Some things that we're heading towards next are generalizing STM to be a bit to be more like RCU (see relativistic Haskell). Additionally, we are experimenting with extending this to session types, but nothing in production yet.

F# also provides a MailboxProcessor, which is similar to an Erlang actor, however without explicit distribution support, so perhaps more of an "agent". We typically use this as a low-level concurrency primitive, rather than a full-blown programming model. Most of our services are compositions of various request/reply interactions, and the Async model above is a great fit for this. In fact, we've primitives centered around the notion of an arrow 'a -> Async<'b> (specialized to Async). These primitives provide support for fault tolerance, logging, tracing, etc.

All of this works well with the GC. Async does cause allocations of course, but this is a price we're more than willing to pay. We've shared some GC dumps with the designer of the .NET GC and she believes they are sensible for a functional language. Hopac took optimization to a greater extreme, reducing allocations where possible.
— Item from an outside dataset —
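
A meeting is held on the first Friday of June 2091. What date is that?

June 1, 2091 is a Friday.
The first Friday is therefore June 1 (same day).

June 1, 2091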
Another F# library of interest is MBrace. This takes the notion of Async and fits it with a scheduler that schedules across a cluster rather than an individual instance.

Hopefully this helps!

Also, to compare with other languages:

Async is similar to a Future (such as in Java), with the difference that Future produces a result once and caches it, whereas Async re-evaluates each time it is executed. It can be made to cache of course. A Future is more like a TPL Task, though IMO, Async provides a more predictable programming model.

Go has go-routines and channels. A go-routine is similar to Async. In essence, they are a notion of light-weigh thread. Note however that Hopac support for channels is far richer than that of Go.

> async channels are special cases of sync channels

You got it the other way around - synchronous is a special case of asynchronous, because any synchronous result or stream can be processed asynchronously, but for having guaranteed synchronous results you're adding restrictions. And going the other way, from async to sync is not possible without blocking threads, which is an error prone, platform specific hack. Take the possibility of blocking threads away and you'll notice the true nature of these models.

In CML/Hopac, async channels (buffers) are implemented in terms of sync channels - there is not async channel primitive built in. Synchronization is the essence of this model. When an operation is waiting on a matching communication through a channel, it is suspended, but no OS thread is blocked.

But yes, going from async to sync requires blocking, which is why CML/Hopac takes the approach of making sync the core primitive.

Thank you, that satisfies my curiosity.
Futures, for one (called Tasks I think). There are probably implementations of other models as well, but I never looked for them personally.
I would assume you guys are making heavy use of the sustained low latency GC modes that got introduced in .net recently, or do you use the default?